Full text can be accessed at
http://www.sciencedirect.com/science/article/pii/S0140196308001055?np=y
We tested the scaling effects of proximate desertification drivers (i.e. soil erosion, bush encroachment and grazing pressure) on soil nutrients in northeastern Tanzania. We analyzed nutrient concentrations in the desertified and non-degraded benchmark. For the desertified landscapes we analyzed nutrient concentrations at the coarse (landscape), medium (micro-landscape) and sampling unit (fine scale) levels. Further, for the desertified micro-landscapes, we used the differences in total nutrient concentrations to identify moderately dysfunctional and dysfunctional micro-landscapes. The desertified micro-landscapes had an overall lower soil organic matter, total nitrogen and exchangeable phosphorus, and soil water, but had elevated cation exchange capacity and soluble bases compared with the benchmark.

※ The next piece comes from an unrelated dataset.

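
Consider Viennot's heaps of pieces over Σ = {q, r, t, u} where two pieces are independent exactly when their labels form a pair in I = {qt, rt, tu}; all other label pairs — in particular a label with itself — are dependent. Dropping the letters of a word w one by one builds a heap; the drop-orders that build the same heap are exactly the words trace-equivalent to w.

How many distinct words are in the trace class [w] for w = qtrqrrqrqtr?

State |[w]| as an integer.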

Different intensities of desertification processes, mediated by the three proximate desertification drivers, produced varied amounts of nutrients corresponding with moderately dysfunctional and dysfunctional micro-landscapes. The dysfunctional micro-landscapes had the lowest nutrient availability. The effects of proximate desertification drivers on pooled nutrients were scale-independent. For individual nutrients only pH, soil water and Mg++ showed scaling effects at the coarse or medium scales for soil erosion, while for grazing pressure pH, soil water, CEC, Na+, Mg2++ and Ca2++ showed scale dependence. The scaling effects were interlinked with landscape processes that operated simultaneously and interactively with different drivers.